Insight
Published and updated
Productivity: How to Do More with the Same
“If we’re saving seconds, we’re saving millions.” A customer said this to me not long ago, and it’s stuck with me. Then I read the Harvard Business Review article, “Great Companies Obsess Over Productivity, Not Efficiency,” by Michael Mankins. In the article, Mankins draws a line between “productivity” and “efficiency.”
- Efficiency: Doing the same with less.
- Productivity: Doing more with the same.
Goal! Hear me out…
Taking Back Time with Communication
The customer I mentioned—one of the world’s largest manufacturing entities—was able to do more with the same workforce and systems by improving team communication with a wireless headset system. For them, being able to talk clearly in high-noise environments meant reclaiming seconds lost to the delays and misunderstandings caused by misheard or interrupted messages.
For smaller companies such as privately owned construction, towing or tree care businesses, saving seconds may add up to hundreds or thousands of dollars in regained productivity every year. But for this major enterprise, it meant millions.
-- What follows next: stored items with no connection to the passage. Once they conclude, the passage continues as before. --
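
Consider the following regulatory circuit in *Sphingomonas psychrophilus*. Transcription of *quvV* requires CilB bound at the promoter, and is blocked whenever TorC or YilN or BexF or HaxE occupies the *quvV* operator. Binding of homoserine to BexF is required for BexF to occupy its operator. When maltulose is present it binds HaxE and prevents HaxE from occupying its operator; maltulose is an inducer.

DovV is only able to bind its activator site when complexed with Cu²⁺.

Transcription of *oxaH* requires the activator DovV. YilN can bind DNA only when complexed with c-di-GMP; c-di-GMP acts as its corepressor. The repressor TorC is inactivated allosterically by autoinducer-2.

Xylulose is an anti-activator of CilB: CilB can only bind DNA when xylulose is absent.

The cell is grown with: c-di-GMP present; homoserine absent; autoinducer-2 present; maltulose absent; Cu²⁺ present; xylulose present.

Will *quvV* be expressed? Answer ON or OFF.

Xylulose is present, so CilB is inactive.
Autoinducer-2 is present, so TorC is inactive.
c-di-GMP is present, so YilN is active.
Homoserine is absent, so BexF is inactive.
Maltulose is absent, so HaxE is active.
With repressor YilN bound, *quvV* is not transcribed.

OFF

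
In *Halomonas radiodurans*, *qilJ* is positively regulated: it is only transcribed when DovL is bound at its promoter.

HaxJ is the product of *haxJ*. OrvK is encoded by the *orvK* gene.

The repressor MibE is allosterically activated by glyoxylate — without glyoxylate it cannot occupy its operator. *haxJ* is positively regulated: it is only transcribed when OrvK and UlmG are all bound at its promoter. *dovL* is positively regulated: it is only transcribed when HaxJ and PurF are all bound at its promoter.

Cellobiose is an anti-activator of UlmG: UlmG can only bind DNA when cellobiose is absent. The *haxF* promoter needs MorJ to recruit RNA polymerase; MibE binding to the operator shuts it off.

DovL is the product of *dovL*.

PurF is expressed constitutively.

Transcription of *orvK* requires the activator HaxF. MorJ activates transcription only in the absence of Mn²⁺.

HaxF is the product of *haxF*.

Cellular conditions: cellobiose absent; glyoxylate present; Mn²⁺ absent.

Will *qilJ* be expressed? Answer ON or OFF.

OFF

Glyoxylate is present, so MibE is active.
Mn²⁺ is absent, so MorJ is active.
With repressor MibE bound, *haxF* is not transcribed.
So HaxF is not produced.
Required activator HaxF is absent, so *orvK* is not transcribed.
So OrvK is not produced.
Cellobiose is absent, so UlmG is active.
Required activator OrvK is absent, so *haxJ* is not transcribed.
So HaxJ is not produced.
PurF is produced constitutively and is active.
Required activator HaxJ is absent, so *dovL* is not transcribed.
So DovL is not produced.
Required activator DovL is absent, so *qilJ* is not transcribed.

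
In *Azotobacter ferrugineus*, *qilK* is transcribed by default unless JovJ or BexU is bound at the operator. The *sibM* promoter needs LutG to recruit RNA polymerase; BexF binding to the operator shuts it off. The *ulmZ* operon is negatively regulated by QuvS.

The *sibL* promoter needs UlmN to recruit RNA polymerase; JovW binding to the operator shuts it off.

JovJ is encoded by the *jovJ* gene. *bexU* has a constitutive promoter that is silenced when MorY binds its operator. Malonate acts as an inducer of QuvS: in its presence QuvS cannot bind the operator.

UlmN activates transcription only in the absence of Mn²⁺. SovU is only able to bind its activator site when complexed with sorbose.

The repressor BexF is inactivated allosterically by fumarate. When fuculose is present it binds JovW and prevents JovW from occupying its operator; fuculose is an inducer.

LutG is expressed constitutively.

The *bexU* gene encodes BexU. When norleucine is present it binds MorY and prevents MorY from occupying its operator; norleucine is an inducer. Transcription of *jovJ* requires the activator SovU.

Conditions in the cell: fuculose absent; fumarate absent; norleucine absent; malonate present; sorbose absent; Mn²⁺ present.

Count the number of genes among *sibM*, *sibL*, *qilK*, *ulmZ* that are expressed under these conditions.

2

Fumarate is absent, so BexF is active.
LutG is produced constitutively and is active.
With repressor BexF bound, *sibM* is not transcribed.
→ *sibM* is OFF.
Fuculose is absent, so JovW is active.
Mn²⁺ is present, so UlmN is inactive.
With repressor JovW bound, *sibL* is not transcribed.
→ *sibL* is OFF.
Sorbose is absent, so SovU is inactive.
Required activator SovU is absent, so *jovJ* is not transcribed.
So JovJ is not produced.
Norleucine is absent, so MorY is active.
With repressor MorY bound, *bexU* is not transcribed.
So BexU is not produced.
With no repressor bound, *qilK* is transcribed.
→ *qilK* is ON.
Malonate is present, so QuvS is inactive.
With no repressor bound, *ulmZ* is transcribed.
→ *ulmZ* is ON.
2 of the 4 genes are transcribed.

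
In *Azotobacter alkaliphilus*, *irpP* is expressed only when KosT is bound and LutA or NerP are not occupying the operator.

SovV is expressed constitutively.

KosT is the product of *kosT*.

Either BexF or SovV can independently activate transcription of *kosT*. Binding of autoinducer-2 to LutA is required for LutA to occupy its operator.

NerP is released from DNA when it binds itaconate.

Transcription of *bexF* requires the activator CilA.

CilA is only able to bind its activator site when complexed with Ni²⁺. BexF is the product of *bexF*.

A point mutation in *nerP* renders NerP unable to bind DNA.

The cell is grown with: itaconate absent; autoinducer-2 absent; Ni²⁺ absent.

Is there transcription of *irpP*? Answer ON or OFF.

Autoinducer-2 is absent, so LutA is inactive.
Ni²⁺ is absent, so CilA is inactive.
Required activator CilA is absent, so *bexF* is not transcribed.
So BexF is not produced.
SovV is produced constitutively and is active.
Activator SovV is present, so *kosT* is transcribed.
So KosT is produced and active.
NerP is non-functional in this strain, so it has no effect.
No repressor is bound and KosT is active, so *irpP* is transcribed.

ON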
It’s true that time is money. Some quick research revealed that many industries analyze their bottom line down to fractions of a second. Amazon.com equated a one-second slowdown of a page load to a loss of $1.6 billion in sales each year. Google loses millions of advertising dollars if search results are delayed by as much as four tenths of a second.*
Monotasking and the Leap from Airlines to Heavy Industry
I also discovered that this customer wasn’t just thinking about the direct relationship between lost time and lost man-hours. By solving the team communication problem, their employees could concentrate more on doing their individual jobs. Because the wireless headset system operates hands-free and protects hearing, workers just had to speak and did not have to stop work, remove their hearing protection to listen, or push to talk (PTT). In challenging, heavy industry work environments where multi-tasking can be dangerous, enhancing the ability to monotask also helped improve productivity.
Equating small time-savings to big financial benefits isn’t new. I’ve heard it from our airline customers for years. Faster turns mean more on-time departures. That, in turn, leads to fewer delays and less lost revenue from postponed or canceled flights. In 2016, it cost airlines an average of $62.55 per minute to operate from the time they pushed back from the departure gate to the time they parked at their arrival gate. And delays equate to several billion dollars in additional expense every year.
The connection between improved communication and time savings seems intuitive. And it makes sense that financial savings at the bottom line would follow. But the notion—a bit undefined before—started taking form when that customer said, “If we’re saving seconds, we’re saving millions.” And it crystallized within the framework of Mankins’ definition of productivity.
I love it when an idea comes together.